NumPyro allows us to implement this algorithm in a single model.
[10]:
def cuped_model(y_post: Array, treatment: Array, y_pre: Array) -> None:
n_samples = len(ad_campaign)
intercept_target = numpyro.sample("intercept_target", dist.Normal(loc=0, scale=2))
theta = numpyro.sample("theta", dist.Normal(loc=0, scale=3))
sigma_theta = numpyro.sample("sigma_theta", dist.HalfCauchy(scale=2))
intercept_cuped = numpyro.sample("intercept_cuped", dist.Normal(loc=0, scale=2))
beta_cuped = numpyro.sample("beta_cuped", dist.Normal(loc=0, scale=3))
sigma_cuped = numpyro.sample("sigma_cuped", dist.HalfCauchy(scale=2))
mu_target = intercept_target + theta * y_pre
with numpyro.plate("target_conditioning", n_samples):
numpyro.sample("y_post_pred", dist.Normal(mu_target, sigma_theta), obs=y_post)
y_cuped = numpyro.deterministic(
"y_cuped", y_post - theta * (y_pre - jnp.mean(y_pre))
)
with numpyro.plate("cuped_conditioning", n_samples):
numpyro.sample(
"y_cuped_pred",
dist.Normal(intercept_cuped + beta_cuped * treatment, sigma_cuped),
obs=y_cuped,
)
numpyro.render_model(
cuped_model,
model_args=(revenue1, ad_campaign, revenue0),
render_distributions=True,
render_params=True,
)
[10]:
AS before, let’s fit the model using MCMC:
[11]:
mcmc_cuped = MCMC(
sampler=NUTS(cuped_model),
num_warmup=1_000,
num_samples=2_000,
num_chains=4,
)
rng_key, rng_subkey = random.split(rng_key)
mcmc_cuped.run(rng_subkey, revenue1, ad_campaign, revenue0)
idata_cuped = az.from_numpyro(mcmc_cuped)
Let’s look into the posterior distribution of the CUPED effect estimate:
[12]:
fig, ax = plt.subplots()
az.plot_posterior(
idata_cuped, var_names=["beta_cuped"], ref_val=difference_in_means, ax=ax
)
ax.set_title(r"Posterior distribution of $\beta_{\text{cuped}}$");

[13]:
print(f"std: {idata_cuped['posterior']['beta_cuped'].std().item():.3f}")
std: 0.219
As expected, the posterior distribution of the CUPED effect estimate is narrower than the one of the simple difference in means.

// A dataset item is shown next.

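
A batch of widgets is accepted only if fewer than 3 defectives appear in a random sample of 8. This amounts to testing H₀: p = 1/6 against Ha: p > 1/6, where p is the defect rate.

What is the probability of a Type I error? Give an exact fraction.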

Finally, let’s compare the posterior distributions of the difference in means and the CUPED effect estimate against the point estimate of the difference in means.
[14]:
fig, ax = plt.subplots(
nrows=2,
ncols=1,
figsize=(10, 7),
sharex=True,
sharey=True,
layout="constrained",
)
az.plot_posterior(
idata_difference_in_means, var_names=["beta"], ref_val=difference_in_means, ax=ax[0]
)
ax[0].axvline(2, color="k", linestyle="--", alpha=0.5, label="True Effect")
ax[0].legend()
ax[0].set_title(
f"""Difference in means
std: {idata_difference_in_means["posterior"]["beta"].std().item():.4f}"""
)
az.plot_posterior(
idata_cuped, var_names=["beta_cuped"], ref_val=difference_in_means, ax=ax[1]
)
ax[1].axvline(2, color="k", linestyle="--", alpha=0.5, label="True Effect")
ax[1].legend()
ax[1].set_title(
f"CUPED\n std: {idata_cuped['posterior']['beta_cuped'].std().item():.4f}"
)
fig.suptitle("Model Comparison", fontsize=18, fontweight="bold");

Here we have a clear visual evidence of the variance reduction by the CUPED model.